What have we been saying at the Center for Union Facts for years? Rules that prevent incompetent employees from being dismissed are bad, because employers need to have flexibility to fire underperforming individuals. It’s good for consumers, it’s good for businesses, and it’s good for the economy.

We’re glad to see that the United Federation of Teachers agrees! But we’re sad to see that they only think they should have the ability to fire poor workers and that nobody else should:

In a move of stunning hypocrisy, the United Federation of Teachers axed one of its longtime employees — for trying to unionize the powerful labor organization’s own workers, it was charged yesterday.

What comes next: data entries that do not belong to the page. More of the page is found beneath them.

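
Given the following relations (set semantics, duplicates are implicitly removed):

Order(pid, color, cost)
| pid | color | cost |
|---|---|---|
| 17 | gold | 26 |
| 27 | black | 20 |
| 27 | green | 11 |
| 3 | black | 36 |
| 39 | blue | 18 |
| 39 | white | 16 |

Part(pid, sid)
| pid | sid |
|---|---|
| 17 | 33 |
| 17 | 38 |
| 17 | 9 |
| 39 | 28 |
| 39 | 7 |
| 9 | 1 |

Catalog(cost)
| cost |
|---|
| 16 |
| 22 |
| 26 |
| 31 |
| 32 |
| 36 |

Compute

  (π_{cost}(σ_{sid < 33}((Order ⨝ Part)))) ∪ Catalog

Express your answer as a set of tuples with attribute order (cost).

{16, 18, 22, 26, 31, 32, 36}

Order ⋈ Part (natural join on pid): {(17, gold, 26, 33), (17, gold, 26, 38), (17, gold, 26, 9), (39, blue, 18, 28), (39, blue, 18, 7), (39, white, 16, 28), (39, white, 16, 7)}
σ[sid < 33]: keep tuples satisfying sid < 33 → {(17, gold, 26, 9), (39, blue, 18, 28), (39, blue, 18, 7), (39, white, 16, 28), (39, white, 16, 7)}
Projecting to cost (2 duplicate(s) eliminated): {16, 18, 26}
Set union of the two operands is {16, 18, 22, 26, 31, 32, 36}.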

Jim Callaghan, a veteran writer for the teachers union, told The Post he was booted from his $100,000-a-year job just two months after he informed UFT President Michael Mulgrew that he was trying to unionize some of his co-workers. …

“I told him I want to have the same rights that teachers have,” said Callaghan, 63, of Staten Island. “He told me he didn’t want that, that he wanted to be able to fire whoever he wanted to.

“Stunning hypocrisy” is right. Given the evidence that there are few things more detrimental to the development of a child than having a bad teacher, it’s imperative that school districts be given wider latitude to get poor-performing educators out of the classroom and away from our kids — the same kind of latitude that Mulgrew covets for his massively bureaucratic organization.